The minister said that both sides have shown flexibility, and if they continue to work towards a solution sincerely, “the third stage (finishing the election date), which will be the final stage, will also be successful.”
Speaking at his side, Yousuf Raza Gilani of the Pakistan Peoples Party said that it was also agreed that the two parties would accept the election results.
The government side included Ishaq Dar, Khawaja Saad Rafiq, Azam Nazir Tarar and Sardar Ayaz Sadiq of the PML-N, joined by Yousaf Raza Gilani and Syed Naveed Qamar of the PPP and other parties. in the coalition government.
PTI, the main opposition party, sent its Vice President Shah Mehmood Qureshi, Senior Vice President Fawad Chaudhry and Senator Ali Zafar for talks.
Meanwhile, Qureshi, while briefing the media on the meeting, said his party had agreed to the government’s proposals to hold elections on the same day under caretaker arrangements.
However, he added that no agreement has yet been reached on the date for the dissolution of the National Assembly and the two councils of Sindh and Balochistan, as well as the date of the elections.
Qureshi said PTI had proposed dissolving these councils before or on May 14 before elections could be held simultaneously across the country.
The talks, taking place in the parliament building, were scheduled to begin at 11:00 am on Tuesday but were postponed until 9:00 pm. And as the two sides announced last week, they will discuss each other’s proposals to end the impasse over the elections.
Earlier, PTI Chairman Imran Khan said the government should dissolve all assemblies by May 14 to pave the way for nationwide elections on the same date. However, the government is not ready to dissolve the councils.
The first round of talks was held on April 27 and lasted two hours, and the two rivals decided to meet again after consulting with their party chiefs. This was followed by the second round on April 28 when two sessions were held, and in the end Dar said each side had submitted two proposals, which would be submitted to the respective leadership.

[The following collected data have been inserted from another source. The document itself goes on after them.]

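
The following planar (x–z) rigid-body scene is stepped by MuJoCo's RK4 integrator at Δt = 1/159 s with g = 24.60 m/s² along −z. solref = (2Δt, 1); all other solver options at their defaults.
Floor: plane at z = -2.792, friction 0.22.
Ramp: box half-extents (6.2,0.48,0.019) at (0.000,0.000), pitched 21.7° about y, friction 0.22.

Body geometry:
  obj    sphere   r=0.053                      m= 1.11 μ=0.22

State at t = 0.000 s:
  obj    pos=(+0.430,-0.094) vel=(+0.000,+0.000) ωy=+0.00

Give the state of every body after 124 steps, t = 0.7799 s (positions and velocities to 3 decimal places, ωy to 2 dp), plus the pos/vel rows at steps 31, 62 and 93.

State at t = 0.7799 s:
  obj    pos=(+2.266,-0.824) vel=(+4.708,-1.873) ωy=+95.58

Key-timestep trajectory:
   step    t(s)  obj.x    obj.z    obj.vx   obj.vz 
     31  0.1950   +0.545  -0.139  +1.177  -0.468
     62  0.3899   +0.889  -0.276  +2.354  -0.937
     93  0.5849   +1.463  -0.505  +3.531  -1.405


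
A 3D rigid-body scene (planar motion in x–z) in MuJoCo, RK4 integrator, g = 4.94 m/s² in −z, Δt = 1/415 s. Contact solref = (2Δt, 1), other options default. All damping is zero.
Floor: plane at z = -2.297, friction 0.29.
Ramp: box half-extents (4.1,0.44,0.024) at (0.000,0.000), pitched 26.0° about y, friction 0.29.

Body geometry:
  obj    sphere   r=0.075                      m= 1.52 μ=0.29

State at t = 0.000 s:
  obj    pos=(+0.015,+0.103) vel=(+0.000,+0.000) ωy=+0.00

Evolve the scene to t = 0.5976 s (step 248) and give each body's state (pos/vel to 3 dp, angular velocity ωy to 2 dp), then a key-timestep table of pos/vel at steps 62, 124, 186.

State at t = 0.5976 s:
  obj    pos=(+0.263,-0.018) vel=(+0.831,-0.405) ωy=+12.32

Key-timestep trajectory:
   step    t(s)  obj.x    obj.z    obj.vx   obj.vz 
     62  0.1494   +0.030  +0.095  +0.208  -0.101
    124  0.2988   +0.077  +0.073  +0.415  -0.203
    186  0.4482   +0.155  +0.035  +0.623  -0.304


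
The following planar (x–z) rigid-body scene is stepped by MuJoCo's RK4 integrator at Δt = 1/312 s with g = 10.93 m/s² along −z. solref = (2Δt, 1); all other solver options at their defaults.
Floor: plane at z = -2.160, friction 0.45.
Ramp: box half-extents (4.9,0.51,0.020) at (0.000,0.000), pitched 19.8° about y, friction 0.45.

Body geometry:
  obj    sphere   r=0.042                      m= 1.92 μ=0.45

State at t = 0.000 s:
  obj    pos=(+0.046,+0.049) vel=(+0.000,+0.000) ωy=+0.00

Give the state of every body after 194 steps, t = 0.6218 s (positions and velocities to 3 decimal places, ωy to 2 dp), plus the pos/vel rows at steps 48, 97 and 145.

State at t = 0.6218 s:
  obj    pos=(+0.527,-0.124) vel=(+1.547,-0.557) ωy=+39.14

Key-timestep trajectory:
   step    t(s)  obj.x    obj.z    obj.vx   obj.vz 
     48  0.1538   +0.076  +0.039  +0.383  -0.138
     97  0.3109   +0.166  +0.006  +0.774  -0.279
    145  0.4647   +0.315  -0.047  +1.156  -0.416


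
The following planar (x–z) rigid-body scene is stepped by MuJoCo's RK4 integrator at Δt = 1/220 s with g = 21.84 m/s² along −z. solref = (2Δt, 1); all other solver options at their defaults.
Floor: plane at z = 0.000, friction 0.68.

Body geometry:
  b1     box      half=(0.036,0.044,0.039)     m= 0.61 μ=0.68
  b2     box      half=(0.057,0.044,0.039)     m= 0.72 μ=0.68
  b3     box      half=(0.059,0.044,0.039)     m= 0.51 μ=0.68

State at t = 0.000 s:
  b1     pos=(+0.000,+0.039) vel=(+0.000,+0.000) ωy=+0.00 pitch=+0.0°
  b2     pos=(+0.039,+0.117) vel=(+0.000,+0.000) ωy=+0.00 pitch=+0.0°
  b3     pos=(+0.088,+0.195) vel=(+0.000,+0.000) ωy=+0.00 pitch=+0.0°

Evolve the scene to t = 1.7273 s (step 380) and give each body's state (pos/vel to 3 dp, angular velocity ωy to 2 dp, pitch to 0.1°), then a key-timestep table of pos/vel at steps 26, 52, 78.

State at t = 1.7273 s:
  b1     pos=(+0.000,+0.039) vel=(+0.000,+0.000) ωy=+0.00 pitch=+0.0°
  b2     pos=(+0.089,+0.057) vel=(+0.000,+0.000) ωy=+0.00 pitch=+90.0°
  b3     pos=(+0.314,+0.039) vel=(+0.000,+0.000) ωy=+0.00 pitch=+180.0°

Key-timestep trajectory:
   step    t(s)  b1.x    b1.z    b1.vx   b1.vz   b2.x    b2.z    b2.vx   b2.vz   b3.x    b3.z    b3.vx   b3.vz 
     26  0.1182   +0.000  +0.039  -0.001  +0.000   +0.056  +0.112  +0.309  -0.171   +0.134  +0.160  +0.754  -0.891
     52  0.2364   +0.000  +0.039  +0.000  +0.000   +0.097  +0.061  +0.107  +0.119   +0.230  +0.066  +0.544  +0.268
     78  0.3545   +0.000  +0.039  +0.000  +0.000   +0.088  +0.057  +0.155  -0.092   +0.292  +0.059  +0.661  -0.439


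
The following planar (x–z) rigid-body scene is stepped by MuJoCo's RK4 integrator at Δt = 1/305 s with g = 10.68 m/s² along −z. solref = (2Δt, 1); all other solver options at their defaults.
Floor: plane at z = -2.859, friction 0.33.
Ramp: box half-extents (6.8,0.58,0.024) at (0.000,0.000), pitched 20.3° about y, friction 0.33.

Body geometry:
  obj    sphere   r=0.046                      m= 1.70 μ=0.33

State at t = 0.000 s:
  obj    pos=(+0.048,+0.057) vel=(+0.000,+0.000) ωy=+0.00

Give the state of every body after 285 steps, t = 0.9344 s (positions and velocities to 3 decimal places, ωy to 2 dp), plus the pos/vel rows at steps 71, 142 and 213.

State at t = 0.9344 s:
  obj    pos=(+1.132,-0.344) vel=(+2.320,-0.858) ωy=+53.76

Key-timestep trajectory:
   step    t(s)  obj.x    obj.z    obj.vx   obj.vz 
     71  0.2328   +0.115  +0.032  +0.578  -0.214
    142  0.4656   +0.317  -0.043  +1.156  -0.428
    213  0.6984   +0.653  -0.167  +1.734  -0.641


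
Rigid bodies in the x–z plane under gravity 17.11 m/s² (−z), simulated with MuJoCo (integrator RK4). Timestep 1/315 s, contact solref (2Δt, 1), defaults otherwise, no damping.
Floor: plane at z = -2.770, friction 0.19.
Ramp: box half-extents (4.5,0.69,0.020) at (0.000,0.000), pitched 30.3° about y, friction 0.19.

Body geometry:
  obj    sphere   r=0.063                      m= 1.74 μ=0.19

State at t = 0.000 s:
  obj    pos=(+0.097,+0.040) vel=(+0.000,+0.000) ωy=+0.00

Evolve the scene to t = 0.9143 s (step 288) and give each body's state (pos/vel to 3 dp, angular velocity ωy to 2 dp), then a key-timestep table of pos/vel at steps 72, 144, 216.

State at t = 0.9143 s:
  obj    pos=(+2.322,-1.261) vel=(+4.868,-2.844) ωy=+89.47

Key-timestep trajectory:
   step    t(s)  obj.x    obj.z    obj.vx   obj.vz 
     72  0.2286   +0.236  -0.042  +1.217  -0.711
    144  0.4571   +0.653  -0.286  +2.434  -1.422
    216  0.6857   +1.349  -0.692  +3.651  -2.133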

The election issue has rocked Pakistani politics as Khan demanded snap elections when he was voted out of power in April last year. Seeing that he had failed to achieve his objective by protesting, Khan dissolved the congregations in Punjab and Khyber Pakhtunkhwa in January using his own party governments in the two provinces.
However, the cash-strapped federal government used stalling tactics by citing a lack of funds and rising terrorism to set an election date in the two provinces while pushing the narrative that the election should be held on the same day in the country yet. The term of the National Council ends in August.

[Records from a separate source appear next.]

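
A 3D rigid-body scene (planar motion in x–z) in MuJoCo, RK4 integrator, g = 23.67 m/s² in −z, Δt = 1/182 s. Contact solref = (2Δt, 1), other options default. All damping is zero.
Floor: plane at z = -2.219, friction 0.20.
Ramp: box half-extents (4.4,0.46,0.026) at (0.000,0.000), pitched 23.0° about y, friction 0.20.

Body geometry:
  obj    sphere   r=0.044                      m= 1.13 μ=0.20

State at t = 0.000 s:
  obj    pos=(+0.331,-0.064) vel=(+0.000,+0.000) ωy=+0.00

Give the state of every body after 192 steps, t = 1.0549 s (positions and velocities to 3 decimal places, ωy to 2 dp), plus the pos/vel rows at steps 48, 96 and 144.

State at t = 1.0549 s:
  obj    pos=(+3.715,-1.501) vel=(+6.415,-2.723) ωy=+158.35

Key-timestep trajectory:
   step    t(s)  obj.x    obj.z    obj.vx   obj.vz 
     48  0.2637   +0.542  -0.154  +1.604  -0.681
     96  0.5275   +1.177  -0.424  +3.208  -1.362
    144  0.7912   +2.234  -0.872  +4.811  -2.042


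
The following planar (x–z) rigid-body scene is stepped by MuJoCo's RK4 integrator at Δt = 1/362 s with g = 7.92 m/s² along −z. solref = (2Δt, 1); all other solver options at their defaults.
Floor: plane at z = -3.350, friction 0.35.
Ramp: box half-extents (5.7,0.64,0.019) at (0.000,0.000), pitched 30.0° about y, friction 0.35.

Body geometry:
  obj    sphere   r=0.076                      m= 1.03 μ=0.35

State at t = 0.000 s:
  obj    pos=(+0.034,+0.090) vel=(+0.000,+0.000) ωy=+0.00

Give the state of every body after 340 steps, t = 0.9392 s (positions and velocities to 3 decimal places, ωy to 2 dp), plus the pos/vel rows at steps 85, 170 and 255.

State at t = 0.9392 s:
  obj    pos=(+1.115,-0.534) vel=(+2.301,-1.328) ωy=+34.95

Key-timestep trajectory:
   step    t(s)  obj.x    obj.z    obj.vx   obj.vz 
     85  0.2348   +0.102  +0.051  +0.575  -0.332
    170  0.4696   +0.304  -0.066  +1.150  -0.664
    255  0.7044   +0.642  -0.261  +1.726  -0.996


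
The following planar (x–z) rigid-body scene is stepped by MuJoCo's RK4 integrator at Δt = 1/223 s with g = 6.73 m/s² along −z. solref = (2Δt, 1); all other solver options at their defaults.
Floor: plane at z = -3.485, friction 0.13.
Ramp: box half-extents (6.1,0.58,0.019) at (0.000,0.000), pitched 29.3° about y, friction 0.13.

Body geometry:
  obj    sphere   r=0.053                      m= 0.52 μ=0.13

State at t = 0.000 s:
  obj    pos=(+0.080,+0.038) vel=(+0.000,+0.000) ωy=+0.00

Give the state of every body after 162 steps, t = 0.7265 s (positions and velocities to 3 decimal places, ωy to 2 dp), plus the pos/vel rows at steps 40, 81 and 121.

State at t = 0.7265 s:
  obj    pos=(+0.662,-0.289) vel=(+1.591,-0.929) ωy=+25.95

Key-timestep trajectory:
   step    t(s)  obj.x    obj.z    obj.vx   obj.vz 
     40  0.1794   +0.115  +0.018  +0.396  -0.222
     81  0.3632   +0.225  -0.044  +0.801  -0.450
    121  0.5426   +0.405  -0.145  +1.200  -0.666


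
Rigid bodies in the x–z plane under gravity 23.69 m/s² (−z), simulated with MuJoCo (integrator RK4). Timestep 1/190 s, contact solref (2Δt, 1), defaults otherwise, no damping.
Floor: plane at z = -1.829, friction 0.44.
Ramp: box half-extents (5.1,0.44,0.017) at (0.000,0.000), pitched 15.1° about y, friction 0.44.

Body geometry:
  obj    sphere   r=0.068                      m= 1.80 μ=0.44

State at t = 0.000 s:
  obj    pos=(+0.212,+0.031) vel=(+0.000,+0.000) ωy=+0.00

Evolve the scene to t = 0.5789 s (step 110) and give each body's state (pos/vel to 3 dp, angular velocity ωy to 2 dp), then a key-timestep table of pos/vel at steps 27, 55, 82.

State at t = 0.5789 s:
  obj    pos=(+0.925,-0.162) vel=(+2.464,-0.665) ωy=+37.52

Key-timestep trajectory:
   step    t(s)  obj.x    obj.z    obj.vx   obj.vz 
     27  0.1421   +0.255  +0.019  +0.605  -0.163
     55  0.2895   +0.390  -0.017  +1.232  -0.332
     82  0.4316   +0.608  -0.076  +1.837  -0.496


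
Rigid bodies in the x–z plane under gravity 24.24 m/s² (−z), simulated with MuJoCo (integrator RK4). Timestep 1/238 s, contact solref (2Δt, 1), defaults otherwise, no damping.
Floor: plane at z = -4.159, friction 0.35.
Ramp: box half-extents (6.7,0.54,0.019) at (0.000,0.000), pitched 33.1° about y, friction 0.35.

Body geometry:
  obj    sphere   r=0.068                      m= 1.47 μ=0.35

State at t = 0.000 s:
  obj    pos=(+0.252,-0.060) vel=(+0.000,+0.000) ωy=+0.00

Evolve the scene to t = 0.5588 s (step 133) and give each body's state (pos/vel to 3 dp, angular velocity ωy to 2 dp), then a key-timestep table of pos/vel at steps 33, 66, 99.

State at t = 0.5588 s:
  obj    pos=(+1.489,-0.867) vel=(+4.427,-2.886) ωy=+77.68

Key-timestep trajectory:
   step    t(s)  obj.x    obj.z    obj.vx   obj.vz 
     33  0.1387   +0.328  -0.110  +1.099  -0.716
     66  0.2773   +0.557  -0.259  +2.197  -1.432
     99  0.4160   +0.937  -0.507  +3.295  -2.148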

Problems started when the case reached the Supreme Court which after a hearing ordered elections to be held in Punjab on May 14 and the government must provide 21 billion rupees to the Election Commission of Pakistan. It had set April 27 as the last date for the funds to be submitted.
The government has not provided the funds and has openly stated that it is defying the order to hold the elections on May 14.
The talks began when the Supreme Court signaled its willingness to show flexibility in the election date if the political parties agreed to hold elections across the country on the same date.